May Day demonstrators clash with police in France as workers protest Macron’s bill to raise retirement age


PARIS — Workers across France clashed with police at hundreds of International Workers’ Day demonstrations to protest a pension reform bill that raised President Emmanuel Macron’s retirement age.

President Macron signed into law last month raising the retirement age from 62 to 64, despite months of strikes against the bill. Trade unions remain outraged by the change, urging workers to take to the streets on May Day to express their grievances.

“This is wrong. The government says we need money to pay our pensions…but we have money. There are a lot of rich people in France.”

“The money is here. You just take it,” he added. “But Macron is a friend of the rich and criticizes real people.”

Skirmishes between protesters and police intensified particularly in Paris and Lyon. Protesters set fire to ride-share bicycles, threw Molotov cocktails and small Molotov cocktails in the capital, and set cars on fire in Lyon, Reuters reported. In one instance, a police vest caught fire.

Paris authorities said they had extinguished a fire in a building on Place de la Nation, the square famous for hosting the most active guillotine during the French Revolution.

Many alleged black bloc agitators were involved in increasing violence, including vandalizing banks and business windows in numerous cities.

Interior Minister Gérald Darmanin announced at dawn that 291 people had been arrested across France, with 90 in Paris.

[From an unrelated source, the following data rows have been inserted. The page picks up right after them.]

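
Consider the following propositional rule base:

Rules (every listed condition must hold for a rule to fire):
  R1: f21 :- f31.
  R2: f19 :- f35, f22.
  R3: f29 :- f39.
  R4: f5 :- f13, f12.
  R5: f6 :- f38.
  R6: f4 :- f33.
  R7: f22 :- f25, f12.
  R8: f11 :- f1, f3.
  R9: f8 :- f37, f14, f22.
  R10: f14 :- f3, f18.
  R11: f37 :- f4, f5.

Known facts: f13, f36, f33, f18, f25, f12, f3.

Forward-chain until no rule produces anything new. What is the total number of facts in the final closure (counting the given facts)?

13

Round 1: R4 [f5 :- f13, f12.]; R6 [f4 :- f33.]; R7 [f22 :- f25, f12.]; R10 [f14 :- f3, f18.]. Adds f5, f4, f22, f14.
Round 2: R11 [f37 :- f4, f5.]. Adds f37.
Round 3: R9 [f8 :- f37, f14, f22.]. Adds f8.
Closure: {f12, f13, f14, f18, f22, f25, f3, f33, f36, f37, f4, f5, f8} — 13 facts.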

Throughout the day, police used tear gas and brandished riot shields and batons to disperse the crowd. Video of the protest shows police aggressively flogging protesters with batons. More than 5,000 police lined the streets of the French capital, according to Paris police chief Laurent Nunez. Across France he was stationed with over 12,000 men.

The Street Medic Observatory, a group that works with protesters, said it confirmed 200 people were injured and more than 2,000 tear gas decontaminations had been carried out. It said 30 people were seriously injured and had to be evacuated from the protest.

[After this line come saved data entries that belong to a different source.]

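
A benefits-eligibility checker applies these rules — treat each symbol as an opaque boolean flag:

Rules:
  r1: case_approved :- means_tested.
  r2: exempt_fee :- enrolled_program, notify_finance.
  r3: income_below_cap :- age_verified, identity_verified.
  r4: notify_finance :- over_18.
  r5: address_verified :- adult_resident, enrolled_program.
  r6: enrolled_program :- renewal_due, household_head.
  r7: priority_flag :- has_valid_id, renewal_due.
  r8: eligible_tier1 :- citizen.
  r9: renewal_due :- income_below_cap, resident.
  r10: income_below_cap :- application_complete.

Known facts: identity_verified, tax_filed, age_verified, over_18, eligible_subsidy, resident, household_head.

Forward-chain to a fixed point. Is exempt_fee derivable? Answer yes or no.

yes

[1] r3 [income_below_cap :- age_verified, identity_verified.]; r4 [notify_finance :- over_18.]. ⇒ new: income_below_cap, notify_finance.
[2] r9 [renewal_due :- income_below_cap, resident.]. ⇒ new: renewal_due.
[3] r6 [enrolled_program :- renewal_due, household_head.]. ⇒ new: enrolled_program.
[4] r2 [exempt_fee :- enrolled_program, notify_finance.]. ⇒ new: exempt_fee.
exempt_fee appears in round 4, so it is derivable.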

French police also used drones to film demonstrators, which some activists said could be an invasion of privacy, according to the Associated Press.

Not all protests turned violent. Throughout Paris, protesters sang, participated in choreographed dances and chanted in a celebratory manner. I was.

France’s main trade union, the General Confederation of Labor (CGT), said it estimated there were more than 300 protests across the country. About 1.3 million people were expected to take to the streets before the protests began.

French Prime Minister Elisabeth Borne said the clashes detracted from the day’s points.

“In many French cities, this May Day was a moment of responsible mobilization and dedication, which makes the scenes of violence by the protesters all the more unacceptable.” she wrote on twitter“Please support our law enforcement.”

France wasn’t the only country where workers took to the streets of Asia and Europe to celebrate May Day, experiencing frustration and demands for economic justice, according to the Associated Press.

Marches were also seen in South Korea, Spain, Lebanon and Germany, while French police fought protesters, the news agency reported. Celebrations in Pakistan and Turkey were marked by political tensions.

Nancy Ing and Mark Smith report from Paris. Phil McCausland reports from New York.